I assure you that I am not your irritating facebook friend constantly posting about how many weeks/Saturdays/nanoseconds are left to pass until we can crack open our advent calendars. However, there are certain activities of yuletide prep which really need to begin in this the final quarter of the year and if you’ve got a decent pear crop, my Christmas Spirit is one of them.
Like pretty much everything this summer, the pears in my garden have matured early and thanks to several weeks of classic British summer washout they are of good size but still, as last year, harder than a concrete cage fighter. I did three things with them last year. Firstly, after a minor brush with fame getting read out on Saturday Kitchen tweets, I took on some telly chef advice and pickled the best part of three kilos of my rockhard green babies and put them up for Christmas. I mostly followed this recipe from Saint Delia of Smith but put in about three times too much pepper by happy accident. They were pokey and sweet and went wonderfully on the boxing day cheese board, so it’s worth a look if you have your own crop to process.
The rest of them got made into an unsuccessful puree and the bulk of my Step Father’s Christmas bottle. He’s an awkward sod to buy for, because he generally doesn’t know what he wants and the Mothership gets fed up of asking him so on gifting occasions I tend to steer unguided towards obscure sci fi books and lesser contemplated consumables around themes of coffee, booze or marmite. I often remember him enjoying a sneaky tip of Benedictine back in the halycon days of us all living in the same house, and got into my head that I was going to make him some kind of sweet, spiced vodka for his stocking last year. What I made was absolutely NOTHING like Benedictine, mostly as I am not a monk with a secret recipe, but I did come up with a pretty winning and distinctly Christmassy home brew that will warm many a cockle of a cold winter’s eve. So if you’ve got a spare pear, so to speak, you might want to give this a go but get it started in the next 2 weeks for maximum infusion time.
Boomboom Christmas Spirit
1 bottle mid-range vodka
2 large conference pears
1 teaspoon of orange or lemon zest
1 vanilla pod
2 cinammon sticks (one now, one later)
6 cloves
4-6 tbspns Golden granulated sugar depending how sweet you take your tipples.
5 Cardamom pods
A 1l mason jar
Decorative bottle to decant

Start by thoroughly cleaning and drying the mason jar- the combination of vodka and sugar will keep most microbial growth at bay but it still pays to give the glassware a really good clean and a very hot water rinse before you get started. Same goes for the decanting bottle in December.
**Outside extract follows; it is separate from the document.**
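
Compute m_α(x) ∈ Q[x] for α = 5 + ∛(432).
m_α(x) = x^3 - 15x^2 + 75x - 557

Set β = α - 5 = ∛(432), so β^3 = 432. Then (α - 5)^3 - 432 = 0, i.e. α is a root of g(x) = (x - 5)^3 - 432 = x^3 - 15x^2 + 75x - 557. Since g(x) = h(x - 5) where h(x) = x^3 - 432, and h is irreducible over Q (because 432 is not a perfect cube, so h has no rational root, and a monic cubic with no rational root is irreducible), g is also irreducible (irreducibility is preserved under the substitution x → x - 5). Hence m_α(x) = x^3 - 15x^2 + 75x - 557.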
Start to fill the jar with the spices and sugar (you can add more later if you don’t love the first taste test so less is more at this point). Split the vanilla pod, crack the cinnamon stick in half and gently press the cardamom pods to crack the outer skins and allow as much surface area as possible for all those aromatics to seep into the vodka. The cloves can go in whole.
Wash the pears gently but thoroughly in cold water and cut off the very ends. With a sharp knife, score through the skin from top to bottom three times around the pear, then add to the jar. Chuck in the zest then fill the jar up with vodka. As always, don’t fall into the trap of budget cooking vodka use something you could stand to drink! Russian Standard or Smirnoff at a minimum please. Seal the jar, give it a very gentle jiggle then put it somewhere cool and dark to contemplate its destiny for a couple of months.
Continue to jiggle the bottle daily for a week, then once a week until early December, when you should take a little taste test and add more sugar if required. It will start to darken over time and should be a golden yellow after about 8 weeks. Don’t be put off by the pears starting to look a bit manky by this point and do not be tempted to open the jar or taste it before this- you really want to minimise oxygen exposure. If you want to sweeten add a table spoon more of sugar, shake, then leave for another 24 hours to taste. If this is not required, strain the liquid through muslin or a very fine metal mesh sieve and decant into a clean bottle with another, intact cinnamon stick for some pretty factor. Put a ribbon around it and give it away to be served over ice or in a martini. Merry Christmas!
Variations- you could try this with gin using a very plain dry London gin like Gordon’s however I would leave out the cloves and vanilla.